December 30th, 2009
The analog mobile phone systems from the 1980s sent conversations flying around, totally in the clear. Anyone with decent scanner used to be able to listen to the calls. Now, with a bit of open source software and some inexpensive hardware, in a way, it’s back to the future.
Keep in mind, however, that this has always been “cracked” for law enforcement and intelligence agencies. The encryption only kept GSM calls private from teenagers and the dudes with long beards who wear dirty black T-shirts and sit in their vans with their radio equipment and antennas. HA. This could bring on a new golden age for the scanheads.
Start counting the hours or days until “interesting” phone conversations start appearing in the internets.
Via: Daily Tech:
For 21 years, the same encryption algorithm, A5/1, has been employed to protect the privacy of calls under the Global Systems for Mobile communications (GSM) standard. With the GSM standard encompassing 80 percent of calls worldwide (AT&T and T-Mobile use it within the U.S.) — far more than the leading rival standard CDMA — this could certainly be considered a pretty good run. However, someone has finally deciphered and published a complete analysis of the standard’s encryption techniques in an effort to expose their weaknesses and prompt improvement.
Karsten Nohl, a 28-year-old German native, reportedly cracked the code and has published his findings to the computer and electronics hacking community. Mr. Nohl, who cites a strong interest in protecting the privacy of citizens against snooping from any party, says that his work showcases the outdated algorithms’ flaws.
At the Chaos Communication Congress, a four-day conference of computer hackers that runs through Wednesday in Berlin, he revealed his accomplishments. He describes, “This shows that existing GSM security is inadequate. We are trying to push operators to adopt better security measures for mobile phone calls.”
The GSM Association, the London-based group that developed the standard and represents wireless companies, was quick to blast the publication calling Mr. Nohl’s actions illegal and counterintuitive to the desire to protect the privacy of mobile phone calls. However, they insist that the publication in no way threatens the standard’s security.
Claire Cranton, an association spokeswoman, confirmed that Mr. Nohl was the first to break the code, commenting, “[Security threats from the publication of this standard are] theoretically possible but practically unlikely. What he is doing would be illegal in Britain and the United States. To do this while supposedly being concerned about privacy is beyond me.”
Mr. Nohl attended college in the U.S. and received a PhD in computer engineering from the University of Virginia. Via a similar publication, he managed to convince the DECT Forum, a separate standards group based in Bern, to upgrade its own security algorithm, improving the protection to the standard’s 800 million customers in the process.

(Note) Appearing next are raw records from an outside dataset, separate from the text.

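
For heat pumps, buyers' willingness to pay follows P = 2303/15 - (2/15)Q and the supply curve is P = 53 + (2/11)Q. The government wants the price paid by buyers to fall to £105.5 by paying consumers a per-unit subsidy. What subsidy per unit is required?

At a buyer price of 105.5, quantity demanded is 1151.5 − 7.5·105.5 = 360.25.
Sellers supply 360.25 only when they receive Ps = 53 + (2/11)·360.25 = 118.5.
s = Ps − Pb = 118.5 − 105.5 = 13.

Required subsidy s = £13 per unit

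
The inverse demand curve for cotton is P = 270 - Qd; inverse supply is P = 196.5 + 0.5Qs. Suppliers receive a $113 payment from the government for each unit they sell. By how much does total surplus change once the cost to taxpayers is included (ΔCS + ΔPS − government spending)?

Pre-subsidy: 270 - Q = 196.5 + 0.5Q gives Q* = 49 and P* = 221.
With the subsidy, sellers receive Ps = Pb + 113 for each unit, where Pb is the price buyers pay.
On the curves, Pb = 270 - Q and Ps = 196.5 + 0.5Q; the wedge Ps − Pb = 113 gives 196.5 + 0.5Q − (270 - Q) = 113, so Q' = 373/3.
Then Pb = 270 − 1·(373/3) = 437/3 and Ps = 196.5 + 0.5·(373/3) = 776/3.
ΔCS = ½(49 + 373/3)(221 − 437/3) = 58760/9; ΔPS = ½(49 + 373/3)(776/3 − 221) = 29380/9.
Government spending = 113 × 373/3 = 42149/3.
Net change = 58760/9 + 29380/9 − 42149/3 = -12769/3. The loss equals the DWL triangle ½·113·226/3.

Net change in total surplus = -12769/3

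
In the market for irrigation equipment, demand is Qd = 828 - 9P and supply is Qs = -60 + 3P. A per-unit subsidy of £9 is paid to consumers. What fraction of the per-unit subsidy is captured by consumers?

Consumer share = 0.25

Pre-subsidy: 828 - 9P = -60 + 3P gives P* = 74, Q* = 162.
With the rebate, buyers effectively pay Pb = Ps − 9, where Ps is the price sellers receive.
Demand in terms of Ps becomes Qd = 828 − 9(Ps − 9) = 909 - 9Ps. Setting this equal to supply: 909 - 9Ps = -60 + 3Ps, so Ps = 80.75.
Buyers pay Pb = 80.75 − 9 = 71.75; Q' = -60 + 3·80.75 = 182.25.
Buyers' price falls by P* − Pb = 74 − 71.75 = 2.25; sellers' price rises by Ps − P* = 80.75 − 74 = 6.75.
So consumers capture 2.25/9 = 0.25 of each unit of subsidy.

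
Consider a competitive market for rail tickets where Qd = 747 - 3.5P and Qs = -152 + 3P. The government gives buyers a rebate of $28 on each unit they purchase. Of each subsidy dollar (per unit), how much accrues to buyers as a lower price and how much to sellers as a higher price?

Pre-subsidy: 747 - 3.5P = -152 + 3P gives P* = 1798/13, Q* = 3418/13.
With the rebate, buyers effectively pay Pb = Ps − 28, where Ps is the price sellers receive.
Demand in terms of Ps becomes Qd = 747 − 3.5(Ps − 28) = 845 - 3.5Ps. Setting this equal to supply: 845 - 3.5Ps = -152 + 3Ps, so Ps = 1994/13.
Buyers pay Pb = 1994/13 − 28 = 1630/13; Q' = -152 + 3·(1994/13) = 4006/13.
Buyers' price falls by P* − Pb = 1798/13 − 1630/13 = 168/13; sellers' price rises by Ps − P* = 1994/13 − 1798/13 = 196/13.

Buyers gain 168/13 per unit; sellers gain 196/13 per unit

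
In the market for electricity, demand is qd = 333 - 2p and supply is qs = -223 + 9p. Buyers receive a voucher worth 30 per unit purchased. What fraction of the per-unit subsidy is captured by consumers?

Consumer share = 9/11

Pre-subsidy: 333 - 2p = -223 + 9p gives p* = 556/11, q* = 2551/11.
With the rebate, buyers effectively pay pb = ps − 30, where ps is the price sellers receive.
Demand in terms of ps becomes qd = 333 − 2(ps − 30) = 393 - 2ps. Setting this equal to supply: 393 - 2ps = -223 + 9ps, so ps = 56.
Buyers pay pb = 56 − 30 = 26; q' = -223 + 9·56 = 281.
Buyers' price falls by p* − pb = 556/11 − 26 = 270/11; sellers' price rises by ps − p* = 56 − 556/11 = 60/11.
So consumers capture (270/11)/30 = 9/11 of each unit of subsidy.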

And while the trade group is only on yellow alert, some security experts disagree with the group’s threat analysis, as well, saying the threat could be far more serious. One expert suggested that calls may soon need to be scanned for malicious activity, much as an antivirus scanner works on a computer.
Stan Schatt, a vice president for health care and security at the technology market researcher ABI Research in New York, opines, “Organizations must now take this threat seriously and assume that within six months their organizations will be at risk unless they have adequate measures in place to secure their mobile phone calls.”
The process of cracking the algorithm involved the help of 24 members of the Chaos Computer Club in Berlin, who helped generate the random combinations needed to try and reproduce the standard’s code book, so to speak. The vast log of binary combinations forms the basis of the A5/1 encryption — and how to undo it. And it’s now on torrents worldwide.
Despite that, Mr. Nohl insists that his actions aren’t illegal. He says he took great precautions to make sure his work was kept purely academic, in the public domain, and that it was not used to crack any actual digital telephone calls. He states, “We are not recommending people use this information to break the law. What we are doing is trying to goad the world’s wireless operators to use better security.”
A5/1 is a 64-bit security algorithm. Despite this particular algorithm’s run, 64-bit encryption is considered weaker by today’s standards. Today 128-bit algorithms are considered to be strong enough to protect most data. The GSM Association has devised a 128-bit successor to A5/1, dubbed A5/3, but it has failed to push the standard out across much of the industry.
The Association claims that there’s little danger of calls being intercepted as hackers would have to pick one call stream out of thousands at a cell phone tower. They say that this would take prohibitively expensive sophisticated equipment and software. Security experts disagree with this assessment — including Mr. Nohl who pointed out that there was a wealth of open source software and cheap equipment to accomplish exactly those sort of objectives.
Simon Bransfield-Garth, the chief executive of Cellcrypt, a company based in London that sells software, agrees, saying that the publications opens call interception to “any reasonable well-funded criminal organization”. He adds, “This will reduce the time to break a GSM call from weeks to hours. We expect as this further develops it will be reduced to minutes.”
Why is that a big deal? Over 3.5 billion people use GSM worldwide, including 299 million in North America.